It means that the amount of calcium carbonate excreted in urine decreased just before the hamsters succumbed to infection. After the seventh day of infection, viable leptospires could be recovered from the urine. Thus, it is suggested that leptospires are not shed from the kidneys until just before death. Most of the urinary proteins detected
in this study were associated with host renal failure such as acute renal transplant rejection [29, 30], glomerular disease [31, 32, 36], diabetes mellitus type 2 [33, 35], chronic kidney disease [34], pancreatitis [31], and endemic nephropathy [37]. The proteins identified in our study, except for leptospiral HADH, are selleck chemical biomarkers known to be involved in renal failure, but are not specific for Leptospira infection. Albumin was the main protein detected in infected hamster urine during the end stage of infection (Figure 2). This is one of the plasma proteins and its primary function
is to maintain the colloidal osmotic pressure this website in both the vascular and extra-vascular spaces. The urine-excreted proteins can serve as markers for glomerular disease [31, 32] and diabetes [33]. selleck Conclusions HADH was detected in urine before the onset of illness in our hamster model of leptospirosis. This is the first study reporting that leptospiral HADH is released in the urine during the infection. Therefore, this protein could be applicable in early diagnostic assays for human leptospirosis. Methods Bacteria Leptospira interrogans serovar Manilae strain K64 that was isolated from the kidneys of a rat in the Philippines [56] was used in this study, and cultured in modified Korthof’s medium supplemented with 10% rabbit serum at 30°C. Prior to experiments, strain K64 was passaged through
hamsters to maintain its virulence.
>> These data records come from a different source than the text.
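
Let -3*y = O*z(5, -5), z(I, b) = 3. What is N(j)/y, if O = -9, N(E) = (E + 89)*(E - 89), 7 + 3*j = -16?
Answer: -70760/81 ≈ -873.58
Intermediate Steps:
j = -23/3 (j = -7/3 + (1/3)*(-16) = -7/3 - 16/3 = -23/3 ≈ -7.6667)
N(E) = (-89 + E)*(89 + E) (N(E) = (89 + E)*(-89 + E) = (-89 + E)*(89 + E))
y = 9 (y = -(-3)*3 = -1/3*(-27) = 9)
N(j)/y = (-7921 + (-23/3)**2)/9 = (-7921 + 529/9)*(1/9) = -70760/9*1/9 = -70760/81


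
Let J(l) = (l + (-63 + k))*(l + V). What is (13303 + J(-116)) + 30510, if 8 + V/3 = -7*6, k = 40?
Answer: 80787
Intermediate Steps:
V = -150 (V = -24 + 3*(-7*6) = -24 + 3*(-42) = -24 - 126 = -150)
J(l) = (-150 + l)*(-23 + l) (J(l) = (l + (-63 + 40))*(l - 150) = (l - 23)*(-150 + l) = (-23 + l)*(-150 + l) = (-150 + l)*(-23 + l))
(13303 + J(-116)) + 30510 = (13303 + (3450 + (-116)**2 - 173*(-116))) + 30510 = (13303 + (3450 + 13456 + 20068)) + 30510 = (13303 + 36974) + 30510 = 50277 + 30510 = 80787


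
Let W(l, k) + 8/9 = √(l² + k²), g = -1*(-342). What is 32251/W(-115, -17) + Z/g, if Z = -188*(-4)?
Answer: 404316316/93585735 + 2612331*√13514/1094570 ≈ 281.77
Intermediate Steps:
Z = 752
g = 342
W(l, k) = -8/9 + √(k² + l²) (W(l, k) = -8/9 + √(l² + k²) = -8/9 + √(k² + l²))
32251/W(-115, -17) + Z/g = 32251/(-8/9 + √((-17)² + (-115)²)) + 752/342 = 32251/(-8/9 + √(289 + 13225)) + 752*(1/342) = 32251/(-8/9 + √13514) + 376/171 = 376/171 + 32251/(-8/9 + √13514)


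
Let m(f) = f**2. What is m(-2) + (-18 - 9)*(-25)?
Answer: 679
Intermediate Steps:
m(-2) + (-18 - 9)*(-25) = (-2)**2 + (-18 - 9)*(-25) = 4 - 27*(-25) = 4 + 675 = 679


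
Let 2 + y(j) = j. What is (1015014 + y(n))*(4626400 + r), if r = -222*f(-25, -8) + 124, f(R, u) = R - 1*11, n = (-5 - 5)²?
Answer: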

Strain K64 passaged less than ten times in vitro was used for experiments. LD50 of strain K64 was determined by infecting hamsters with serially diluted leptospiral suspension [56, 57]. As a result, the LD50 of K64 strain was 100. Animals Male golden Syrian hamsters (Japan SLC, Inc., Shizuoka, Japan), 4 weeks of age, were injected subcutaneously with Etomidate 103 low-passaged (less than 10× in vitro) leptospires at a final volume of 1 ml Korthof’s medium. As negative controls, animals were injected with Korthof’s medium only. The urine of infected animals was collected by housing them in metabolic chambers for 6 hours daily until they were moribund. Hamster kidneys, livers, spleens, lungs and brains were collected aseptically and squeezed into modified Korthof’s medium containing 5-FU using 5 ml syringe, and incubated at 30°C [56]. Five hundred microliters of culture supernatant was sub-cultured into fresh medium without 5-FU the next day and was kept at 30°C and examined for growth of leptospires daily for one month.